As to the tilt of the head, it doesnt' really matter since you wont' have the photo side by side to the drawn portrait. However, in the future, you want to lay out this tilt and this sag of shouler, or twist of spine. Because, by these minor shifts of posture, a great deal of emotional sense is transmitted. Love and caring and adoration or sadness or whatever is very much shown in the way we hold our head, usually at an angle. These angles can do a lot to things like the line of the neck or shoulder. That's where real beauty comes out. If you look at the greatest Renaissance sculptors, they almost ALWAYS had the head tilted to one side. I am not saying you need to be like them, but that when you start to not only concern yourself with the physical accuracy of a portrait, but how it conveys feeling, then you will need to be certain to catch those angles of neck, shoulder and spine.
As usual, your work is exceptionally nice for your experience level.

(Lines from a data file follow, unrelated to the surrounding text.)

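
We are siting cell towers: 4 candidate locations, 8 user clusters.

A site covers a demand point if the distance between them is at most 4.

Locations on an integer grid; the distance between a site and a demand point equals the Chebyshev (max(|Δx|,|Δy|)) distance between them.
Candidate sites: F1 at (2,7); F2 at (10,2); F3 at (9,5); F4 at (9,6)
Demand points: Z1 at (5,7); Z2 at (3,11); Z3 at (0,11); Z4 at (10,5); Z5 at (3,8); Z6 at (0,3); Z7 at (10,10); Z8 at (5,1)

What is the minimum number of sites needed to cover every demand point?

3

Coverage sets (demand points within 4 of each site):
  F1: {Z1, Z2, Z3, Z5, Z6}
  F2: {Z4}
  F3: {Z1, Z4, Z8}
  F4: {Z1, Z4, Z7}
No 2 sites suffice: every size-2 union leaves at least one demand point uncovered.
But {F1, F3, F4} covers everything, so the minimum is 3.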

Do not worry about the coats being as detailed as the faces . You are not a camera. Pick and choose what to give more importance, and lessen the rest. By lessening the rest, that which you do do becomes MORE important.
The shadow values on the faces are probably more dramatic in the photograph. I am just guessing.
Look at the photo in black and white. (your computer might be able to show the photo in a value of B n W only. ) ask yourself,. "is the shadow near her eye , or her right cheek bone, under her hair, lighter or darker than his dark jacket? The same?" that way you can see if you aren't giving the face as much shadow value as it needs.
Now, you don't have to do it exactly ast the photo, especailly if the photo has shadows that obscure things. But, the best way to make something look round (like those faces) is to use shadowing.
Last edited by tinyliny; 03-06-2013 at 03:42 PM.